Friday, November 15, 2019

Managing Conflict


In today's world marriage is seen just as an agreement between two people.  Both of these two people have their own priorities and goals.  Because they aren't focused on each other, but only on themselves, they tend to only put in "their half" of the relationship.  They worry about making sure that they are comfortable but tend to only focus on themselves.  This kind of marriage tends to have conflicts because each spouse is committed only to themselves.  They will help their spouse and will work on chores, but once they have reached what they think to be their part of the work, they will begin to complain and not want to help anymore because it is "not their responsibility."  Elder Bruce C. Hafen describes this type of marriage as a "contractual marriage."  He also describes a different kind of marriage where spouses focus more on each other, rather than themselves.  He calls this a "covenant marriage."  He also states that "Contract companions each give 50 percent; covenant companions each give 100 percent."[1]  

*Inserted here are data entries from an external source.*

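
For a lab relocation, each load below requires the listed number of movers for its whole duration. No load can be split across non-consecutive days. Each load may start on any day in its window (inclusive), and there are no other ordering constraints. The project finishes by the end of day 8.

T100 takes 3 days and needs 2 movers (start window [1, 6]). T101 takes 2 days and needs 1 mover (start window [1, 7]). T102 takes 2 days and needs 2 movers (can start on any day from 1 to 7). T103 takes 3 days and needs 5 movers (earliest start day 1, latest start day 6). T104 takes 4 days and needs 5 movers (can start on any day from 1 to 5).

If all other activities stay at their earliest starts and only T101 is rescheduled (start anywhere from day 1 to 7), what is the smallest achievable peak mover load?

14

T101@1: d1:15  d2:15  d3:12  d4:5  d5:0  d6:0  d7:0  d8:0 → peak 15
T101@2: d1:14  d2:15  d3:13  d4:5  d5:0  d6:0  d7:0  d8:0 → peak 15
T101@3: d1:14  d2:14  d3:13  d4:6  d5:0  d6:0  d7:0  d8:0 → peak 14
T101@4: d1:14  d2:14  d3:12  d4:6  d5:1  d6:0  d7:0  d8:0 → peak 14
T101@5: d1:14  d2:14  d3:12  d4:5  d5:1  d6:1  d7:0  d8:0 → peak 14
T101@6: d1:14  d2:14  d3:12  d4:5  d5:0  d6:1  d7:1  d8:0 → peak 14
T101@7: d1:14  d2:14  d3:12  d4:5  d5:0  d6:0  d7:1  d8:1 → peak 14
Best is T101@3, peak 14.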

As members of the Church of Jesus Christ of Latter-Day Saints, we also know of another commandment in which we give 100 percent.  That commandment is the Law of Consecration.  When we consecrate ourselves, we dedicate our time, talents, and all that we have to building up the church.  Learning to practice consecration in our marriages is what differentiates our marriage as a contractual one or a covenant one.  Dr. H. Wallace Goddard also said "Marriage provides glorious opportunities to practice consecration."[2]

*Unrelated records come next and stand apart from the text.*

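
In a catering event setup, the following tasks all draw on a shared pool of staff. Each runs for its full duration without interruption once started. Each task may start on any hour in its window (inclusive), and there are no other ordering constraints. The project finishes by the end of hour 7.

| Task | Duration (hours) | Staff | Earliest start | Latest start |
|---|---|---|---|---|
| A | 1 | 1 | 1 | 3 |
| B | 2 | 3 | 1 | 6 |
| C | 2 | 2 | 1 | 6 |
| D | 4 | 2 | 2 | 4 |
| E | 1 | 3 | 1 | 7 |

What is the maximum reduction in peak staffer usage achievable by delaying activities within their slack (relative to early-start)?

Early-start peak: h1:9  h2:7  h3:2  h4:2  h5:2  h6:0  h7:0 ⇒ 9.
Leveled (A@1, B@1, C@3, D@3, E@7): h1:4  h2:3  h3:4  h4:4  h5:2  h6:2  h7:3 ⇒ 4.
Reduction 9 − 4 = 5.

5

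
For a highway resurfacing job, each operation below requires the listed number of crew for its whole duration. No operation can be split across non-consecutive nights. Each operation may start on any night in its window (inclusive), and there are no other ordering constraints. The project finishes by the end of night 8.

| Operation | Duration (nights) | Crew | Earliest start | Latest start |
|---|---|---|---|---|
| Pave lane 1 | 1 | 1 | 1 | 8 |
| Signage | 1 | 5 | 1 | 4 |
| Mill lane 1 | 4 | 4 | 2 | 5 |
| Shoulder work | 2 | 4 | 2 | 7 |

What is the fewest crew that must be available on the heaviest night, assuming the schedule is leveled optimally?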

When my wife and I first got married, we both had to adjust to married life.  We both are still in school, but before we got married we both were living in men's and women's apartments off-campus.  One of the many pleasures of roommates is how great they are at cleaning up after themselves, especially in the kitchen.  I definitely don't miss the days where someone would just leave all their dishes in the sink and before you know it, all the plates in the apartment are in the sink.  So usually you just do your own dishes and call it good because the rest aren't your responsibility.  After our marriage, we both had to change our mindset from "taking care of my own dishes" to "washing all of our dishes."  It wasn't a super hard change, but it definitely had its moments where I forgot to focus on us instead of just me.  When I did give it my all though, I was able to see improvements in my own happiness and in the happiness of my spouse.  Being part of a covenant marriage where you both are consecrating everything to the marriage makes the difference in everyday things because you both are completely committed to the marriage.



[2] Dr H. Wallace Goddard, Drawing Heaven into Your Marriage, pg 103.